3. **Agent Initialization**:
   - The client sends an initialization request.
   - The server creates and configures the agent based on the provided parameters.
   - The runtime environment is set up, and the agent controller is initialized.

4. **Event Handling**:
   - The `Session` manages the event stream between the client and the agent.
   - Events from the client are dispatched to the agent.
   - Observations from the agent are sent back to the client.

5. **File Operations**:
   - The server handles file uploads, ensuring they meet size and type restrictions.
   - File read and write operations are performed through the runtime environment.

6. **Security Analysis**:
   - If configured, a security analyzer is initialized for each session.
   - Security-related API requests are forwarded to the security analyzer.

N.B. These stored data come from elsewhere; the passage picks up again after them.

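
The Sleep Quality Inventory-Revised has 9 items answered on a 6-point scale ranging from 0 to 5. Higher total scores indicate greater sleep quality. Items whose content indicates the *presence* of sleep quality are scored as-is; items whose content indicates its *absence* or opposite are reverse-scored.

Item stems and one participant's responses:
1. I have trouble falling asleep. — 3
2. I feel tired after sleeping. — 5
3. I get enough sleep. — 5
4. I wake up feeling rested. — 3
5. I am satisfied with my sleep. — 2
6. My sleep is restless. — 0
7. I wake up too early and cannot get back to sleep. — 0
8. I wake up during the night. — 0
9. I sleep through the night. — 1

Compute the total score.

28

Items 1, 2, 6, 7, 8 describe the absence/opposite of sleep quality → reverse-score.
on a 0–5 scale, reversed = 5 − raw.
  item 1: 5 − 3 = 2
  item 2: 5 − 5 = 0
  item 3: 5
  item 4: 3
  item 5: 2
  item 6: 5 − 0 = 5
  item 7: 5 − 0 = 5
  item 8: 5 − 0 = 5
  item 9: 1
Total = 2 + 0 + 5 + 3 + 2 + 5 + 5 + 5 + 1 = 28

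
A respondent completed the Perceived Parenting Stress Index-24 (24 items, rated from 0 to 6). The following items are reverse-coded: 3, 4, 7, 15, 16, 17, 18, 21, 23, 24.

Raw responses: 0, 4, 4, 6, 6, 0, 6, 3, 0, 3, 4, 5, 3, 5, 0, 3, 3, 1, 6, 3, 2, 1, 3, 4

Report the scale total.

71

Raw sum = 75. Reverse-coded items: 3, 4, 7, 15, 16, 17, 18, 21, 23, 24; their raw sum = 32.
Each reversal replaces raw with 6 − raw, changing the total by 6 − 2·raw per item.
Total = 75 + 10·6 − 2·32 = 75 + 60 − 64 = 71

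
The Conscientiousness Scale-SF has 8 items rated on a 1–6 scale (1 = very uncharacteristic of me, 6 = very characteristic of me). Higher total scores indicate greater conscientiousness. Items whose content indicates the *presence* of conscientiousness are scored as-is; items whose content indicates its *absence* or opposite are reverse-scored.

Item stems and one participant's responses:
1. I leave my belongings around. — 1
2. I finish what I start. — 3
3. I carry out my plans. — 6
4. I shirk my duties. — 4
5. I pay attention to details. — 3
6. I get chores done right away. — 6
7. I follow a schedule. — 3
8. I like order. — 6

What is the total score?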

7. **Session Management**:
   - The `ConversationManager` periodically cleans up inactive sessions.
   - It also handles sending messages to specific sessions when needed.

8. **API Endpoints**:
   - Various API endpoints are provided for agent interactions, file operations, and retrieving configuration defaults.

This server architecture allows for managing multiple client sessions, each with its own agent instance, runtime environment, and security analyzer. The event-driven design facilitates real-time communication between clients and agents, while the modular structure allows for easy extension and maintenance of different components.